COUR D'APPEL
DE FORT DE FRANCE
Premier Président
Le Premier Président ou son délégataire, statuant en matière de procédure de sortie immédiate des personnes hospitalisées sans leur consentement prévue à l'article L. 3211 du code de la santé publique (articles R. 3211-1 et suivants du code de la santé publique).

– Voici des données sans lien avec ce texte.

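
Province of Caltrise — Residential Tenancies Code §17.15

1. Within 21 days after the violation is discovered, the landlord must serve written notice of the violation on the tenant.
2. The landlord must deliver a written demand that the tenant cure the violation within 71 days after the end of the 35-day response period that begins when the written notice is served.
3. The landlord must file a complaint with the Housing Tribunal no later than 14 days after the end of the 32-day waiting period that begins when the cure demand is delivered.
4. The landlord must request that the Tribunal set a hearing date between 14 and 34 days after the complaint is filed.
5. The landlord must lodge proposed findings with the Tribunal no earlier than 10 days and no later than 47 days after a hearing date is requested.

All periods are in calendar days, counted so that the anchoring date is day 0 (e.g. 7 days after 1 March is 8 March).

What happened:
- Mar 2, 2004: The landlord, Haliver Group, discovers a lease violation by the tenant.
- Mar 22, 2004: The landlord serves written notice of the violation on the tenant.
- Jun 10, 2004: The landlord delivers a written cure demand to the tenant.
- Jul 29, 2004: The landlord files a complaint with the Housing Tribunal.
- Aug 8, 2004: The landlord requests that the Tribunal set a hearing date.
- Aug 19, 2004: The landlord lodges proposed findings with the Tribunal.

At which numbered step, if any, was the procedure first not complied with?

(1) due by Mar 2, 2004 + 21 days = Mar 23, 2004; Mar 22, 2004 is within that limit.
(2) due by Apr 26, 2004 + 71 days = Jul 6, 2004; done Jun 10, 2004 — timely.
(3) due by Jul 12, 2004 + 14 days = Jul 26, 2004; not done until Jul 29, 2004, 3 days after the deadline.
No need to go further; step 3 was not satisfied.

Step 3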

MINUTE ORDONNANCE N° 24/01
DU 03 MAI 2024
ORDONNANCE
N° de rôle : N° RG 24/00005 - N° Portalis DBWA-V-B7I-COK2
A l'audience publique du 03 Mai 2024 sise à la Cour d'Appel de FORT DE FRANCE, Amandine PELATAN, vice-présidente placée, auprès du Premier Président de la cour d'appel de Fort de France, déléguée à la cour d'appel de Fort de France selon ordonnance du 21 décembre 2023, agissant sur délégation de M. Le Premier Président, assistée de Béatrice PIERRE-GABRIEL, greffière, a rendu l'ordonnance dont la teneur suit, après débats à l'audience du même jour, concernant :
PARTIES EN CAUSE :
Monsieur LE DIRECTEUR DU CENTRE HOSPITALIER [5]
[Adresse 3]
non comparant, non représenté
APPELANT
ET :
Monsieur [O] [P] [E]
né le 20 Mars 1973 à [Localité 4]
de nationalité Française
demeurant [Adresse 2]
non comparant représenté par Me Jyllie JULIARD, avocat au barreau de MARTINIQUE
Monsieur le PROCUREUR GENERAL PRES LA COUR D'APPEL DE FORT DE FRANCE, représentant le Ministère Public à qui l'affaire a été communiquée
[Adresse 1]
non comparant
Monsieur LE PREFET DE LA MARTINIQUE
[Adresse 6]
Non comparant, non représenté
EXPOSÉ DU LITIGE :
Vu l'article L. 3211-12-1 du code de la santé publique,
Vu l'article L. 3212-7 du code de la santé publique,
Vu l'ordonnance du juge des libertés et de la détention du 19 avril 2024 ordonnant la mainlevée de la mesure d'hospitalisation complète sans consentement de M. [O] [P] [E],
Vu la notification de l'ordonnance du 19 avril 2024 ;
Vu 1'appel relevé par le directeur du centre hospitalier [5] de cette ordonnance, par lettre en date du 23 avril 2024 enregistrée au greffe de la cour d'appel le 26 avril 2024 ;
Vu la transmission du dossier au greffe de la cour d'appel de Fort de France le même jour et la convocation régulière des parties intéressées à l'audience du 03 mai 2024 à 10 heures ;
Vu l'avis d'audience adressé à l'ordre des avocats ;
Vu les réquisitions de M. le procureur général, jointes au dossier le 29 avril 2024 tendant à l'infirmation de l'ordonnance déférée ;
Vu 1'avis médical motivé du 22 avril 2024 du Docteur [M] [U] de maintien de la mesure de soins sans consentement en hospitalisation complète concernant M. [O] [P] [E] ;
Vu le récépissé de remise d'un avis d'audience à une personne hospitalisée signée par M. [O] [P] [E] le 29 avril 2024 ;
Vu le certificat du Dr [Z] [T] en date du 02 mai 2024 indiquant que M. [O] [P] [E] refuse d'aller à la cour d'appel, cette opposition étant sous tendue par un délire de persécution et par une réticence pathologique ;
Vu son absence à l'audience du 03 mai 2024 ;
Vu la présence de Me JULIARD, avocate de M. [O] [P] [E] ;
SUR CE :
SUR LA RECEVABILITÉ :
En application de l'article R.3211-18 alinéa 1er du code de la santé publique, l'ordonnance du
juge des libertés et de la détention est susceptible d'appel devant le premier président de la Cour d'appel ou son délégué dans un délai de 10 jours à compter de sa notification. Il résulte des articles 640 et suivants du code de procédure civile, que le délai d'appel ne commence à courir qu'au lendemain à zéro heure de la notification de l'ordonnance du juge des libertés et de la détention et expire le dernier jour à 24 heures.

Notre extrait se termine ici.